Community as Curriculum and Open Learning

wow… sometimes the different threads of work that you are doing converge into the same place… it does make me wonder if they aren’t all just reflections of the same thing. anyways

Over the last few months i’ve been focusing much more on the idea of open learning and finding a practical foundation for my rhizomatic education and community as curriculum models. I’ve been lucky enough to work with George Siemens on a couple of projects, including the Edfutures course. When this is combined with my realization at Northern Voice that the entirety of my critique of knowledge and learning hinged on the tyranny of the moment… well… I decided to start writing a book. Which I’m doing.

As part of that process, I’m going to try and clean out the different ideas that I have, to explore them deeper and try to make them more transparent. The following video is my first attempt at drawing the threads together between open learning and community as curriculum… the method of learning with the way that we decide on what we learn. In it… you’ll see some books turn into people… this is related to the tyranny of the moment.

I know this is all jumbled up. But this is how it is in my head right now.

Community as curriculum – We are the learning. We learn from each other, through each other, from each other’s learning, from our ideas, our shared and unshared contexts and, maybe more importantly, we learn to continue to do this… because that open collaborative spirit is going to be the curriculum of success as we move forward.

Open Learning – We’ve got a paper coming out soon that explains this better, but openness in the sense of transparency of practice, of opening the doors and giving access of allowing people into our work. Of sharing.

The tyranny of the moment – Print is responsible for our retaining a massive number of things. It underwrites many of the advances we’ve made, it’s dreadfully important. But the technology that makes print forces us to think in terms of final drafts, of ended thoughts of things that are defined and finished. This is holding us back…

I don’t actually mention the latter in the video… but you can see it in there…

Edfutures – How to collaborate and not lead.

I’ve written about 20 short pieces over on the site, and figured i would carry one over here… crosspost alert.

* note: i just noticed after posting that the title is not quite what i meant. I mean that collaboration does not always require a FULL investment… one can, i guess, peripherally participate :p hey. that sounds good, peripheral participation.

Not everyone is going to be a leader in every situation. There are four scenarios currently posted and, I expect, we might get a few more before we get to the end of this very interesting experiment. But, lets say, you don’t feel like you’ve been engaged enough to really start your own. You don’t, maybe, have the kind of time to put in to do the reading and work out what exactly it is you’re supposed to do.

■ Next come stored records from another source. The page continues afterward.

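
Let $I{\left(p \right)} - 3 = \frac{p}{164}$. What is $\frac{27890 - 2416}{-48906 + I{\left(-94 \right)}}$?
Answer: $- \frac{2088868}{4010093} \approx -0.5209$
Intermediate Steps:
$I{\left(p \right)} = 3 + \frac{p}{164}$
$\frac{27890 - 2416}{-48906 + I{\left(-94 \right)}} = \frac{27890 - 2416}{-48906 + \left(3 + \frac{1}{164} \left(-94\right)\right)} = \frac{25474}{-48906 + \left(3 - \frac{47}{82}\right)} = \frac{25474}{-48906 + \frac{199}{82}} = \frac{25474}{- \frac{4010093}{82}} = 25474 \left(- \frac{82}{4010093}\right) = - \frac{2088868}{4010093}$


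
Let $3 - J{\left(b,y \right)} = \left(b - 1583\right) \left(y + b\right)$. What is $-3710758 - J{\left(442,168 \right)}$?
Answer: $-4406771$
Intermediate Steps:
$J{\left(b,y \right)} = 3 - \left(-1583 + b\right) \left(b + y\right)$ ($J{\left(b,y \right)} = 3 - \left(b - 1583\right) \left(y + b\right) = 3 - \left(-1583 + b\right) \left(b + y\right)$)
$-3710758 - J{\left(442,168 \right)} = -3710758 - \left(3 - 442^{2} + 1583 \cdot 442 + 1583 \cdot 168 - 442 \cdot 168\right) = -3710758 - \left(3 - 195364 + 699686 + 265944 - 74256\right) = -3710758 - 696013 = -4406771$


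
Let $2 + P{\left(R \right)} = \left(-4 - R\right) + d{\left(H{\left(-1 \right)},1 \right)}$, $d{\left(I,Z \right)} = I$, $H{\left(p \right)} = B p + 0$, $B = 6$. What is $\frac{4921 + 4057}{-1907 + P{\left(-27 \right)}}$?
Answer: $- \frac{4489}{946} \approx -4.7452$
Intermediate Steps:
$H{\left(p \right)} = 6 p$ ($H{\left(p \right)} = 6 p + 0 = 6 p$)
$P{\left(R \right)} = -12 - R$ ($P{\left(R \right)} = -2 + \left(\left(-4 - R\right) + 6 \left(-1\right)\right) = -2 - \left(10 + R\right) = -12 - R$)
$\frac{4921 + 4057}{-1907 + P{\left(-27 \right)}} = \frac{4921 + 4057}{-1907 - -15} = \frac{8978}{-1907 + \left(-12 + 27\right)} = \frac{8978}{-1907 + 15} = \frac{8978}{-1892} = 8978 \left(- \frac{1}{1892}\right) = - \frac{4489}{946}$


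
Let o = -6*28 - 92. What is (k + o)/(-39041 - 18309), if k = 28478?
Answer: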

But you still want to do something.

Here’s your invitation to join in. The first and most simple rule is

“Add don’t take away” –
Feel free to jump into a scenario and add a few points at a given line, add a sentence on the end (or in the middle) or a paragraph, create a new section or fill out one of the blank ones. Do not feel free to delete the work done by someone else. If you think something is out of place, or should be deleted, leave a note explaining your reasons. You can add to a scenario, but don’t take away from it.

“contribute what isn’t there” –
One of the great things about working with other people who care about the same things as you do is that you get things that aren’t expected. I’ve seen many people look at work and think “oh, they are doing something else” and not contribute to a certain place because they feel like their idea is too different or doesn’t fit it. Please. This is EXACTLY the kind of contribution that is the most valuable. Surprise is a very important part of learning. Also… it is a great testimony to people’s work that their contribution made you think of something else and caused you to go off in another direction.

“Do the grunt work” –
If you’re not feeling up to engaging at a high creative level, jump in and do some of the grunt work. Any piece of work is going to be well served by cleaner sentences, more organized bullets, good spacing… that kind of thing. I can tell you from experience that it is a very happy feeling to come back to your work and find things more tidy than when you left them.

“Leave feedback” –
not sure where your idea fits in? Create a new section, call it ‘feedback’ or something and just write out what it made you think. That kind of feedback is very helpful for others trying to think through the work that they are doing. It might also get you to the point where you’re going to be doing more work later.

“wear the skin of the idea” –
maybe the most important part of collaboration. Lord Russell has a great quote (which i can’t seem to get my hands on) that says that any time you approach new thinking its important to first get an idea what it would be like to walk a day wearing the idea as a skin. What would it be like to think this way? What kinds of things come out of it. Simply reading a scenario should be an learning experience… try to follow it’s thinking before criticising it. This is the hardest thing for me to remember… but i keep trying.

“cheer” –
if all else fails… just tell people about what you liked. Critical feedback is better than Ra! Ra! Ra! feedback… but often people read things and think “wow… that was really interesting” and never leave that because they feel they have nothing to add. Just add that. Just say “you know, i really enjoyed reading that”.